ITR chairman Gerhard Berger praised the “courageous and innovative” concept. “You have to look far ahead if you want to shape the future of motor sports and offer racing with alternative drive systems that inspire the fans. It is obvious that manufacturers who want to become involved in motorsport are increasingly focusing on alternative drive concepts,” he said.

The concept series would, at least initially, appear in a supporting role to DTM. It continues the German category’s trend of becoming more environmentally friendly, from the shift to efficient, high-performance, four-cylinder turbo engines for the 2019 season, to the trials of greener fuels and plans for the introduction of sustainable drive technologies, such as hybridisation, in 2022.

To make the proposed series feasible, the necessary technology would have to be delivered through a collaboration with a single-source supplier. This would not only ensure parity of the racers, but also help control costs, which could be shared by all entrants, while development would also be kept to a minimum thanks to largely standardised units.

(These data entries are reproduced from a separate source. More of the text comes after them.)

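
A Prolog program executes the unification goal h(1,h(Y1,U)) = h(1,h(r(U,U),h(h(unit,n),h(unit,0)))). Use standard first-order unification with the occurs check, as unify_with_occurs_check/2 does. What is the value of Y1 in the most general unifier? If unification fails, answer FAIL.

Decompose h/2: 1 = 1,  h(Y1,U) = h(r(U,U),h(h(unit,n),h(unit,0))).
Delete trivial equation 1 = 1.
Decompose h/2: Y1 = r(U,U),  U = h(h(unit,n),h(unit,0)).
Bind Y1 := r(U,U); no other remaining equation mentions Y1.
Bind U := h(h(unit,n),h(unit,0)). Substituting into the earlier binding gives Y1 := r(h(h(unit,n),h(unit,0)),h(h(unit,n),h(unit,0))).
MGU = { Y1 = r(h(h(unit,n),h(unit,0)),h(h(unit,n),h(unit,0))), U = h(h(unit,n),h(unit,0)) }, so Y1 = r(h(h(unit,n),h(unit,0)),h(h(unit,n),h(unit,0))).

r(h(h(unit,n),h(unit,0)),h(h(unit,n),h(unit,0)))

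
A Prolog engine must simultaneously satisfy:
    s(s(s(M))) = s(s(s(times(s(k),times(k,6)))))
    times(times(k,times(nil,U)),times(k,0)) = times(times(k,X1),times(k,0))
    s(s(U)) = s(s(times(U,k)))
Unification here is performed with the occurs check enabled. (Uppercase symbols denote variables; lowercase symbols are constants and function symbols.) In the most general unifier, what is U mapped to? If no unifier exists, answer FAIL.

Decompose s/1: s(s(M)) = s(s(times(s(k),times(k,6)))).
Decompose s/1: s(M) = s(times(s(k),times(k,6))).
Decompose s/1: M = times(s(k),times(k,6)).
Bind M := times(s(k),times(k,6)); no other remaining equation mentions M.
Decompose times/2: times(k,times(nil,U)) = times(k,X1),  times(k,0) = times(k,0).
Decompose times/2: k = k,  times(nil,U) = X1.
Delete trivial equation k = k.
Bind X1 := times(nil,U); no other remaining equation mentions X1.
Delete trivial equation times(k,0) = times(k,0).
Decompose s/1: s(U) = s(times(U,k)).
Decompose s/1: U = times(U,k).
Occurs check fails: U occurs in times(U,k); the equation U = times(U,k) has no finite solution.

FAIL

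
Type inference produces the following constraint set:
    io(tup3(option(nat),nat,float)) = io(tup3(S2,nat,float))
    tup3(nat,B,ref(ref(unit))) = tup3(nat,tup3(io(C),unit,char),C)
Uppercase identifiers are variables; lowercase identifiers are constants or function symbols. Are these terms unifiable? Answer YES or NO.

YES

Decompose io/1: tup3(option(nat),nat,float) = tup3(S2,nat,float).
Decompose tup3/3: option(nat) = S2,  nat = nat,  float = float.
Bind S2 := option(nat); no other remaining equation mentions S2.
Delete trivial equation nat = nat.
Delete trivial equation float = float.
Decompose tup3/3: nat = nat,  B = tup3(io(C),unit,char),  ref(ref(unit)) = C.
Delete trivial equation nat = nat.
Bind B := tup3(io(C),unit,char); no other remaining equation mentions B.
Bind C := ref(ref(unit)). Substituting into the earlier binding gives B := tup3(io(ref(ref(unit))),unit,char).
No equations remain and no clash or occurs-check failure arose, so a unifier exists.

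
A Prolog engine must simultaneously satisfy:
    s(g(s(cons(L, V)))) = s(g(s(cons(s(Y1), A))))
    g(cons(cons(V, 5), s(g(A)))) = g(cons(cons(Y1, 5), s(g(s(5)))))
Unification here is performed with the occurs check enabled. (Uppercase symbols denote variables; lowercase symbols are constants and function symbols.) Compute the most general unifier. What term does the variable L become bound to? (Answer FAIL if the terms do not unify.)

s(s(5))

Decompose s/1: g(s(cons(L, V))) = g(s(cons(s(Y1), A))).
Decompose g/1: s(cons(L, V)) = s(cons(s(Y1), A)).
Decompose s/1: cons(L, V) = cons(s(Y1), A).
Decompose cons/2: L = s(Y1),  V = A.
Bind L := s(Y1); no other remaining equation mentions L.
Bind V := A; substituting into the remaining equation gives: g(cons(cons(A, 5), s(g(A)))) = g(cons(cons(Y1, 5), s(g(s(5))))).
Decompose g/1: cons(cons(A, 5), s(g(A))) = cons(cons(Y1, 5), s(g(s(5)))).
Decompose cons/2: cons(A, 5) = cons(Y1, 5),  s(g(A)) = s(g(s(5))).
Decompose cons/2: A = Y1,  5 = 5.
Bind A := Y1; substituting into the one remaining equation that mentions A gives: s(g(Y1)) = s(g(s(5))). Substituting into the earlier binding gives V := Y1.
Delete trivial equation 5 = 5.
Decompose s/1: g(Y1) = g(s(5)).
Decompose g/1: Y1 = s(5).
Bind Y1 := s(5). Substituting into the earlier bindings gives L := s(s(5)), V := s(5), A := s(5).
MGU = { L -> s(s(5)), V -> s(5), A -> s(5), Y1 -> s(5) }, so L -> s(s(5)).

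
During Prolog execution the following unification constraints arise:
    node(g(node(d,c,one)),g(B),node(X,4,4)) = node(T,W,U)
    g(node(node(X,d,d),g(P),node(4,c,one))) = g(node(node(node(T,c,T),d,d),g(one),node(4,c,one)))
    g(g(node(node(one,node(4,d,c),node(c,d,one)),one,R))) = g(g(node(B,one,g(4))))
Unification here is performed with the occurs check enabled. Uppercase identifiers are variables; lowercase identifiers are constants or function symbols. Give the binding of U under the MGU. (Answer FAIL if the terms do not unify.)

node(node(g(node(d,c,one)),c,g(node(d,c,one))),4,4)

Decompose node/3: g(node(d,c,one)) = T,  g(B) = W,  node(X,4,4) = U.
Bind T := g(node(d,c,one)); substituting into the one remaining equation that mentions T gives: g(node(node(X,d,d),g(P),node(4,c,one))) = g(node(node(node(g(node(d,c,one)),c,g(node(d,c,one))),d,d),g(one),node(4,c,one))).
Bind W := g(B); no other remaining equation mentions W.
Bind U := node(X,4,4); no other remaining equation mentions U.
Decompose g/1: node(node(X,d,d),g(P),node(4,c,one)) = node(node(node(g(node(d,c,one)),c,g(node(d,c,one))),d,d),g(one),node(4,c,one)).
Decompose node/3: node(X,d,d) = node(node(g(node(d,c,one)),c,g(node(d,c,one))),d,d),  g(P) = g(one),  node(4,c,one) = node(4,c,one).
Decompose node/3: X = node(g(node(d,c,one)),c,g(node(d,c,one))),  d = d,  d = d.
Bind X := node(g(node(d,c,one)),c,g(node(d,c,one))); no other remaining equation mentions X. Substituting into the earlier binding gives U := node(node(g(node(d,c,one)),c,g(node(d,c,one))),4,4).
Delete trivial equation d = d.
Delete trivial equation d = d.
Decompose g/1: P = one.
Bind P := one; no other remaining equation mentions P.
Delete trivial equation node(4,c,one) = node(4,c,one).
Decompose g/1: g(node(node(one,node(4,d,c),node(c,d,one)),one,R)) = g(node(B,one,g(4))).
Decompose g/1: node(node(one,node(4,d,c),node(c,d,one)),one,R) = node(B,one,g(4)).
Decompose node/3: node(one,node(4,d,c),node(c,d,one)) = B,  one = one,  R = g(4).
Bind B := node(one,node(4,d,c),node(c,d,one)); no other remaining equation mentions B. Substituting into the earlier binding gives W := g(node(one,node(4,d,c),node(c,d,one))).
Delete trivial equation one = one.
Bind R := g(4).
MGU = { T -> g(node(d,c,one)), W -> g(node(one,node(4,d,c),node(c,d,one))), U -> node(node(g(node(d,c,one)),c,g(node(d,c,one))),4,4), X -> node(g(node(d,c,one)),c,g(node(d,c,one))), P -> one, B -> node(one,node(4,d,c),node(c,d,one)), R -> g(4) }, so U -> node(node(g(node(d,c,one)),c,g(node(d,c,one))),4,4).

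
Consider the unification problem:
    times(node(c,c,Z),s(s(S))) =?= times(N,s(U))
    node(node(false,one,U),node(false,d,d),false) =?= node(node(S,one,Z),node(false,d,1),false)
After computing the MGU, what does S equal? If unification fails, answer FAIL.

FAIL

Decompose times/2: node(c,c,Z) =?= N,  s(s(S)) =?= s(U).
Bind N := node(c,c,Z); no other remaining equation mentions N.
Decompose s/1: s(S) =?= U.
Bind U := s(S); substituting into the remaining equation gives: node(node(false,one,s(S)),node(false,d,d),false) =?= node(node(S,one,Z),node(false,d,1),false).
Decompose node/3: node(false,one,s(S)) =?= node(S,one,Z),  node(false,d,d) =?= node(false,d,1),  false =?= false.
Decompose node/3: false =?= S,  one =?= one,  s(S) =?= Z.
Bind S := false; substituting into the one remaining equation that mentions S gives: s(false) =?= Z. Substituting into the earlier binding gives U := s(false).
Delete trivial equation one =?= one.
Bind Z := s(false); no other remaining equation mentions Z. Substituting into the earlier binding gives N := node(c,c,s(false)).
Decompose node/3: false =?= false,  d =?= d,  d =?= 1.
Delete trivial equation false =?= false.
Delete trivial equation d =?= d.
Clash: constants d and 1 differ; no unifier exists.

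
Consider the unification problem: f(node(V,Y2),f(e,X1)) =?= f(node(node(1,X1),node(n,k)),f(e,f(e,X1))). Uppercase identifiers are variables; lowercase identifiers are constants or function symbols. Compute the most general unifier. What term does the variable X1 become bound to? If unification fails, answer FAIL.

FAIL

Decompose f/2: node(V,Y2) =?= node(node(1,X1),node(n,k)),  f(e,X1) =?= f(e,f(e,X1)).
Decompose node/2: V =?= node(1,X1),  Y2 =?= node(n,k).
Bind V := node(1,X1); no other remaining equation mentions V.
Bind Y2 := node(n,k); no other remaining equation mentions Y2.
Decompose f/2: e =?= e,  X1 =?= f(e,X1).
Delete trivial equation e =?= e.
Occurs check fails: X1 occurs in f(e,X1); the equation X1 =?= f(e,X1) has no finite solution.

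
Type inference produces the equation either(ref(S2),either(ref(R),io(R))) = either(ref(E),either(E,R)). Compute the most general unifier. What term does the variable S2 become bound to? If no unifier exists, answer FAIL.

Decompose either/2: ref(S2) = ref(E),  either(ref(R),io(R)) = either(E,R).
Decompose ref/1: S2 = E.
Bind S2 := E; no other remaining equation mentions S2.
Decompose either/2: ref(R) = E,  io(R) = R.
Bind E := ref(R); no other remaining equation mentions E. Substituting into the earlier binding gives S2 := ref(R).
Occurs check fails: R occurs in io(R); the equation R = io(R) has no finite solution.

FAIL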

This cost control is one of the factors that ITR hopes will make the concept series attractive to manufacturers. In addition, the promotor argues that it would also mean that carmakers could enter race cars that resemble their electric road-going line up; something not currently possible in all electric series. The series would also offer manufacturers an R&D opportunity, giving them the chance to explore and develop technologies for their road cars.